4.3. Die analoge Anwendung des § 142 Abs 1 UGB wird auch dann bejaht, wenn das Ausscheiden der bisherigen Gesellschafter der Personengesellschaft und Eintritt desjenigen, auf den das Unternehmen der Personengesellschaft zum Zweck der Fortführung als Einzelunternehmen vereinbarungsgemäß übergehen soll, gleichzeitig erfolgen (4 Ob 78/01a; RIS-Justiz RS0115542).
4.4. Der hier zu beurteilende Fall ist dem zuletzt genannten Fall gleichgelagert. Es erschiene als unnötiger Formalismus, die Anwendbarkeit des § 142 Abs 1 UGB davon abhängig zu machen, dass die GmbH, auf die das Vermögen der KG übergehen soll, noch vor dem Ausscheiden der bisherigen Gesellschafter formell als Gesellschafter beitritt.
5. Der Oberste Gerichtshof hat jüngst in der ausführlich begründeten Entscheidung 6 Ob 25/17w ausgesprochen, dass die Vermögensübernahme nach § 142 UGB entsprechend der bestehenden Praxis sowohl bei der übertragenden Gesellschaft als auch beim übernehmenden Gesellschafter zur Eintragung in das Firmenbuch anzumelden und gleichzeitig einzutragen ist, sofern dieser Gesellschafter im Firmenbuch eingetragen oder im Zug der Vermögensübernahme einzutragen ist. Wird die Vermögensübernahme nach § 142 UGB eingetragen, ist eine allfällige gleichzeitig damit verbundene (Teil-)Betriebsübertragung (§ 3 Abs 1 Z 15 FBG) weder anzumelden noch einzutragen. Die Anmelde- und Eintragungspflicht der Anwachsung nach § 142 UGB bei beiden beteiligten Rechtsträgern beruht nicht auf einer analogen Anwendung des § 3 Abs 1 Z 15 FBG, sondern der einschlägigen Bestimmungen bei den unternehmensrechtlich geregelten Umgründungen (Verschmelzung, Spaltung, Umwandlung) mit dem wesentlichen Aspekt der Gesamtrechtsnachfolge.

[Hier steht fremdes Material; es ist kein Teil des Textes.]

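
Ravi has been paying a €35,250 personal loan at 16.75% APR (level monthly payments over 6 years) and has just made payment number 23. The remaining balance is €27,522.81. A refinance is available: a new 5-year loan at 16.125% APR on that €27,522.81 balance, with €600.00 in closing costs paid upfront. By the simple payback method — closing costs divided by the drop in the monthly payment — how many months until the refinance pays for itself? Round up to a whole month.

Current payment = 35,250 × 16.75%/12 / (1 − (1+0.0139583)^−72) = €779.27.
Refinanced payment = 27,522.81 × 0.0134375 / (1 − (1+0.0134375)^−60) = €671.13.
Monthly savings = €779.27 − €671.13 = €108.14.
Break-even = €600.00 / €108.14 = 5.55 → 6 months.

6 months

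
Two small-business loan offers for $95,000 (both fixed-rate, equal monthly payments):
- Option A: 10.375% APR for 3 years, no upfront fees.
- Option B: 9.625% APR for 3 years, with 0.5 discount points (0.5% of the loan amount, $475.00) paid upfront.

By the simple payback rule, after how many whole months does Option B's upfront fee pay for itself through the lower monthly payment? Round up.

15 months

Option A: monthly rate = 10.375%/12 = 0.0086458; payment = 95,000 × 0.0086458 / (1 − (1+0.0086458)^−36) = $3,082.14.
Option B: monthly rate = 9.625%/12 = 0.0080208; payment = 95,000 × 0.0080208 / (1 − (1+0.0080208)^−36) = $3,048.68.
Monthly savings = $3,082.14 − $3,048.68 = $33.46.
Break-even = $475.00 / $33.46 = 14.20 → 15 months.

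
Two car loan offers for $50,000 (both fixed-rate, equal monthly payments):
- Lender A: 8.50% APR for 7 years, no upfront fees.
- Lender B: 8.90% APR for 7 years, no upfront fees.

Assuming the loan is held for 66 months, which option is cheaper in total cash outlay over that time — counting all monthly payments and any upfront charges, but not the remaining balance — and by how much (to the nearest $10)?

Lender A by $670

Lender A: at 8.50% the monthly rate is 0.0070833, so the payment is 50,000 × 0.0070833 / (1 − 1.0070833^−84) = $791.82.
Lender B: monthly rate = 8.9%/12 = 0.0074167; payment = 50,000 × 0.0074167 / (1 − (1+0.0074167)^−84) = $801.92.
Over 66 months: Lender A costs 66 × $791.82 = $52,260.12; Lender B costs 66 × $801.92 = $52,926.72.
Lender A is cheaper by $52,926.72 − $52,260.12 = $666.60.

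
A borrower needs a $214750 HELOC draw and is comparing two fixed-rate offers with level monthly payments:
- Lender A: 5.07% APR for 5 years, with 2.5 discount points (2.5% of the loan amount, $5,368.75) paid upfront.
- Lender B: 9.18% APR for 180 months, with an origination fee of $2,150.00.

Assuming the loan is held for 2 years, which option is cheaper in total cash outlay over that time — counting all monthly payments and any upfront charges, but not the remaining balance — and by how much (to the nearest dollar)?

Lender A: monthly rate = 5.07%/12 = 0.0042250; payment = 214,750 × 0.0042250 / (1 − (1+0.0042250)^−60) = $4,059.49.
Lender B: monthly rate = 9.18%/12 = 0.0076500; payment = 214,750 × 0.0076500 / (1 − (1+0.0076500)^−180) = $2,201.19.
Over 24 months: Lender A costs 24 × $4,059.49 + $5,368.75 = $102,796.51; Lender B costs 24 × $2,201.19 + $2,150.00 = $54,978.56.
Lender B is cheaper by $102,796.51 − $54,978.56 = $47,817.95.

Lender B by $47,818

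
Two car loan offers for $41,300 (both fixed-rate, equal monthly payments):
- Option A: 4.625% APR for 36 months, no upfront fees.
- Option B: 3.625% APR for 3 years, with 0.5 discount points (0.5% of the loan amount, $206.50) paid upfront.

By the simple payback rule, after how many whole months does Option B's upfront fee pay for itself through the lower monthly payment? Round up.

12 months

Option A: monthly rate = 4.625%/12 = 0.0038542; payment = 41,300 × 0.0038542 / (1 − (1+0.0038542)^−36) = $1,230.86.
Option B: at 3.625% the monthly rate is 0.0030208, so the payment is 41,300 × 0.0030208 / (1 − 1.0030208^−36) = $1,212.46.
Monthly savings = $1,230.86 − $1,212.46 = $18.40.
Break-even = $206.50 / $18.40 = 11.22 → 12 months.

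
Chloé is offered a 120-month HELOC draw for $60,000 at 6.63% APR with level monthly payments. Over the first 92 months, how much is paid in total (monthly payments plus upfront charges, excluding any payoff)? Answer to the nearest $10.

At 6.63% the monthly rate is 0.0055250, so the payment is 60,000 × 0.0055250 / (1 − 1.0055250^−120) = $685.26.
Total outlay = 92 × $685.26 = $63,043.92.

$63,040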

6.1. Zu Unrecht meinen die Rechtsmittelwerber, das Firmenbuchgericht habe im zu beurteilenden Fall nicht zu überprüfen, ob zwingende unternehmensrechtliche Normen verletzt seien, weil der Rechtserwerb bereits eingetreten sei. Sie übersehen, dass es zu keinem Rechtserwerb kommt, wenn die Verletzung der zwingenden Normen die Nichtigkeit der Übertragung zur Folge hat.
6.2. Auf die von den Rechtsmittelwerbern sonst nicht angegriffenen, auf der Rechtsprechung des Obersten Gerichtshofs beruhenden Ausführungen des Rekursgerichts zur materiellen Prüfpflicht des Firmenbuchgerichts, zum Bestehen von Verdachtsmomenten an der Gültigkeit des Abtretungsvertrags und zur Pflicht desjenigen, der eine Eintragung im Firmenbuch anstrebt, das Vorliegen ihrer Voraussetzungen nachzuweisen, kann verwiesen werden.
7.1. Die Behauptung im Revisionsrekurs, der Preis für die Abtretung des Mitunternehmeranteils des Alleingesellschafters habe 569,15 EUR betragen, ist eine im Verfahren vor dem Obersten Gerichtshof unbeachtliche Neuerung (§ 66 Abs 2 AußStrG iVm § 15 Abs 1 FBG).
7.2. Der Verweis auf Ausführungen in einem Revisionsrekurs in einem anderen Firmenbuchverfahren, das die Einbringung des Einzelunternehmens des Alleingesellschafters in die GmbH betrifft, ist unbeachtlich, wird doch damit das hier zu behandelnde Rechtsmittel nicht gesetzmäßig ausgeführt (RIS-Justiz RS0007029, RS0043579; 6 Ob 224/07w).